# Zumba for wii?



## Louise23

Anyone tried this? I reallly really wanna get it.. I've been toldZumba is great for losing weight? Is it worth buying? TIA x


----------



## MummyToAmberx

Ive also been told its great for loosing weight i want it for kinect.


----------



## TTC LADY

I Go to Zumba class at local gym. is there a wii version. We have wii fit so would be interesred in wii for Zumba.


----------



## katiekittykat

I'd be interested in hearing any reviews too x


----------



## Miss_d

ive just bought it for the kinect and i cant get past the signing in bit, its driving me mad, once my OH comes in i will get him to help me with it and i will let you know what its like for the xbox


----------



## ames_x

I've watched a few videos on YouTube and going to buy it from asda tomorrow when it's released  i haven't got the time for the classes and this looks like good fun, can't wait! Plus haven't used my wii i'n months ha..


----------



## ames_x

I read the date wrong it's released next month :blush: but I've pre ordered from asda for £29.31 &#57358;


----------



## Laura--x

Really ?? Ive wanted to go to zumba classes for ages but have no-one to go with and dont want to go on my own :( lol definately gotta get that when its released ! xx


----------



## africaqueen

What is Zumba? lol.
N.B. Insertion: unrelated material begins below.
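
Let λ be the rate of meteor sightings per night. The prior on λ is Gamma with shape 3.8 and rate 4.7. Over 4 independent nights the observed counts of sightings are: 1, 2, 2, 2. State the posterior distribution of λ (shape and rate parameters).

Total count ∑xᵢ = 7 over n = 4 nights.
Gamma is conjugate to the Poisson likelihood: posterior is Gamma(shape = 3.8+7 = 10.8, rate = 4.7+4 = 8.7).

Posterior: Gamma(shape=10.8, rate=8.7)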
I have heard it mentioned quiet a lot the past few wks . I have a wii and do the wii fit and just dance xxx


----------



## Louise23

I alsodo wii fit and just dance.. also do a treadmill but my mate goes tozumba classes and lost loads.. so was wondering if it would be the same on wii? can order it from my catalogue for delievery 28th jan.. think ill order it .. worth a go :haha: plus it miiiight be fun!


----------